Une fois le tribunal improvisé mis en place pour décider des faits, l'orateur du Sanhédrin eut le premier la parole, et formula de lourdes accusations contre le suspect. Il dessina sous de sombres aspects toutes les activités du christianisme et finit par demander au gouverneur de livrer l'accusé à ses frères de race afin d'être dûment jugé par eux-mêmes.
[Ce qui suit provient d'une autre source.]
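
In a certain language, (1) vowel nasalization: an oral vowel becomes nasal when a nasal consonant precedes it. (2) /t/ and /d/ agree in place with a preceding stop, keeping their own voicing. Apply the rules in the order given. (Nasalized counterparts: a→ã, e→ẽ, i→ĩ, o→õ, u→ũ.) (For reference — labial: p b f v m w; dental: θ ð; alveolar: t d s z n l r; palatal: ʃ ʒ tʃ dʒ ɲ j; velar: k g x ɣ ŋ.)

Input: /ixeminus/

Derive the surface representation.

[ixemĩnũs]

Rule 1: /i/ after nasal /m/ → [ĩ]
Rule 1: /u/ after nasal /n/ → [ũ]
After rule 1: ixemĩnũs
Rule 2: no segment meets the rule's conditions; no change.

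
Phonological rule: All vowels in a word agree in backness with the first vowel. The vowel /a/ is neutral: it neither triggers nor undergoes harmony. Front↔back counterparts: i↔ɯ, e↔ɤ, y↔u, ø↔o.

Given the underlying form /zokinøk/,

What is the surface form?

/i/ harmonizes with /o/ ([+back]) → [ɯ]
/ø/ harmonizes with /o/ ([+back]) → [o]

[zokɯnok]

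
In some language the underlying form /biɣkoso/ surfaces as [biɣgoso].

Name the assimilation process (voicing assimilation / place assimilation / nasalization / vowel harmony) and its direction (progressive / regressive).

voicing assimilation, progressive

/k/→[g].
Each target copies a feature from the preceding segment, so the direction is progressive.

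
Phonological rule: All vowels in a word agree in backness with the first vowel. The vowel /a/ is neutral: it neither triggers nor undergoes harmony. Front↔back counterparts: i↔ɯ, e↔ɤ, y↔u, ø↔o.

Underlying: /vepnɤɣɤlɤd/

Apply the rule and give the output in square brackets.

[vepneɣeled]

/ɤ/ harmonizes with /e/ ([-back]) → [e]
/ɤ/ harmonizes with /e/ ([-back]) → [e]
/ɤ/ harmonizes with /e/ ([-back]) → [e]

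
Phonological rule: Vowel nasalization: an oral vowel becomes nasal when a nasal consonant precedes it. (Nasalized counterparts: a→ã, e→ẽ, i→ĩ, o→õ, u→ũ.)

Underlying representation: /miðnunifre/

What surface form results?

/i/ after nasal /m/ → [ĩ]
/u/ after nasal /n/ → [ũ]
/i/ after nasal /n/ → [ĩ]

[mĩðnũnĩfre]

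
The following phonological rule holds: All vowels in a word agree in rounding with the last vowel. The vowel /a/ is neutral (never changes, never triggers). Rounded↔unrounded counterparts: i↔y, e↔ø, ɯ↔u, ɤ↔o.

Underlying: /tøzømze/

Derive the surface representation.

/ø/ harmonizes with /e/ ([-round]) → [e]
/ø/ harmonizes with /e/ ([-round]) → [e]

[tezemze]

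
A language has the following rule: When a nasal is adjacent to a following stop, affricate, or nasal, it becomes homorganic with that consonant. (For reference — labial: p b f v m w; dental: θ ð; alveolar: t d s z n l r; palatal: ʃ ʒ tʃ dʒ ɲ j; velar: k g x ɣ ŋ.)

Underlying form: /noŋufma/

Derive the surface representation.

[noŋufma]

no segment meets the rule's conditions; no change.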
C'est alors que l'occasion de s'expliquer fut accordée à l'ex-rabbin. Paul se mit à parler avec une grande sérénité. Félix a immédiatement constaté ses dons intellectuels élevés, les beautés dialectiques qu'il évoquait et écouta ses arguments avec un rare intérêt. Les anciens de Jérusalem ne savaient pas cacher leur propre colère. S'ils l'avaient pu, ils auraient écartelé l'apôtre à cet instant même, telle était leur irritation qui contrastait avec la tranquillité transparente de l'oratoire et celle de l'orateur infortuné.
Embarrassé, le gouverneur eut du mal à prononcer un « verdict ». D'un côté, il y avait les anciens d'Israël dans une attitude presque colérique qui réclamaient les droits de la race ; de l'autre, il contemplait l'apôtre de l'Évangile, calme, imperturbable, Seigneur spirituel du sujet qui éclaircissait tous les points obscurs du procès singulier qui lui était fait avec sa parole élégante et réfléchie.
Reconnaissant l'extrême valeur de cet homme amaigri et vieilli dont les cheveux semblaient blanchis par des expériences pénibles et sacrées, le gouverneur Félix a modifié précipitamment ses premières impressions et a clôturé les travaux en ces termes :
Messieurs, je reconnais que le procès est plus grave que j'avais pu en juger à première vue. Aussi, je décide de reporter le jugement définitif jusqu'à ce que le tribun Claude Lysias ait été dûment entendu.